What’s the buzz? The juice? Hot buttons, trends, rumors, gossip? I was debriefing an IR consultant friend just returned from a whirlwind tour round the financial capitals of North America.
‘Nothing,’ he replied, with that drawn out first syllable and rising tone on the second that only whiny American teenagers and my consultant friend can pull off. ‘It’s the most boring time in the world.’
But this is such an exciting time to be alive! I exhorted. We’re on the eve of the third millennium. The human race is smarter, faster, richer, better looking than ever before. The rip-roaring financial markets are at the very center of it all, and at the very center of the markets stands the investor relations officer. What about at your agency, with all those high-flying Fortune 100 and dot-com clients? It must be something of a nerve-center for all kinds of masters-of-the-universe stuff every single day.
‘Nah. This place is collecting dust,’ he drawled. ‘What’s new? Volatility isn’t new. The internet isn’t new. Chat rooms aren’t new. Nothing’s new.’

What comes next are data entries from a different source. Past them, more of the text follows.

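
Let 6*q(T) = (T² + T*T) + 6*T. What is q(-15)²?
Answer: 3600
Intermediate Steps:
q(T) = T + T²/3 (q(T) = ((T² + T*T) + 6*T)/6 = ((T² + T²) + 6*T)/6 = (2*T² + 6*T)/6 = T + T²/3)
q(-15)² = ((⅓)*(-15)*(3 - 15))² = ((⅓)*(-15)*(-12))² = 60² = 3600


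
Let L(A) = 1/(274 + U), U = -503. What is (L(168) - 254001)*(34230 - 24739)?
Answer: -552055688930/229 ≈ -2.4107e+9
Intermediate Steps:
L(A) = -1/229 (L(A) = 1/(274 - 503) = 1/(-229) = -1/229)
(L(168) - 254001)*(34230 - 24739) = (-1/229 - 254001)*(34230 - 24739) = -58166230/229*9491 = -552055688930/229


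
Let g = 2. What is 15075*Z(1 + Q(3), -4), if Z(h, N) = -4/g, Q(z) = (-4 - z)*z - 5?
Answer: -30150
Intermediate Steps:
Q(z) = -5 + z*(-4 - z) (Q(z) = z*(-4 - z) - 5 = -5 + z*(-4 - z))
Z(h, N) = -2 (Z(h, N) = -4/2 = -4*1/2 = -2)
15075*Z(1 + Q(3), -4) = 15075*(-2) = -30150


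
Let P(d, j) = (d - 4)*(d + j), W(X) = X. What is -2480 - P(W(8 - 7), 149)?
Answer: -2030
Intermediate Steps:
P(d, j) = (-4 + d)*(d + j)
-2480 - P(W(8 - 7), 149) = -2480 - ((8 - 7)**2 - 4*(8 - 7) - 4*149 + (8 - 7)*149) = -2480 - (1**2 - 4*1 - 596 + 1*149) = -2480 - (1 - 4 - 596 + 149) = -2480 - 1*(-450) = -2480 + 450 = -2030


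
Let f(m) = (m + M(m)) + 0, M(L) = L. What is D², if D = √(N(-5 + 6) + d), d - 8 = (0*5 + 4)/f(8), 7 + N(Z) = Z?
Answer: 9/4 ≈ 2.2500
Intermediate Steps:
N(Z) = -7 + Z
f(m) = 2*m (f(m) = (m + m) + 0 = 2*m + 0 = 2*m)
d = 33/4 (d = 8 + (0*5 + 4)/((2*8)) = 8 + (0 + 4)/16 = 8 + 4*(1/16) = 8 + ¼ = 33/4 ≈ 8.2500)
D = 3/2 (D = √((-7 + (-5 + 6)) + 33/4) = √((-7 + 1) + 33/4) = √(-6 + 33/4) = √(9/4) = 3/2 ≈ 1.5000)
D² = (3/2)² = 9/4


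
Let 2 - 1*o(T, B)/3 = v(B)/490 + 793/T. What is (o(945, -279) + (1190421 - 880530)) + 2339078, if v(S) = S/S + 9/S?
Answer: 181070513639/68355 ≈ 2.6490e+6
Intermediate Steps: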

Last year, he went on, everyone was talking about teleconferences and selective disclosure, getting all excited about the issues. Today, who cares? Okay, so the markets are going through upheaval – longer trading hours, demutualization. ‘But we’ve seen it all before.’
Should I recommend he take a long vacation and pack a big bottle of Prozac? Or should I get my own head checked? For undoubtedly, it all comes down to perception, to what’s in your head. Ever noticed that when you’re shopping for something, say a new car or a blender, suddenly you see blenders everywhere? You can identify makes and models, pros and cons. All you can think about is blenders. Once my dad visited New York and was enamored by those metal bars locked on the steering wheels of parked cars. Times Square, the Museum of Modern Art, Central Park – it all bounced right off him. All he saw were the different kinds of ‘clubs’ in every car on the street, and he was interested only in going to hardware stores to shop for one.
The really successful people in any pursuit, be it investor relations or amassing billions as the CEO of a company, are those who can channel that obsessive energy into business. It fills their days completely, they lie awake at night and think about it. They apply the same single-minded energy to their job as my dad does to buying a ‘club’.
So maybe all my consultant friend needs is a new blender. Or rather, to channel that blender-buying energy back into his job. We’d all prefer that to his solution: ‘If only a crash would come soon. Then it won’t be so boring.’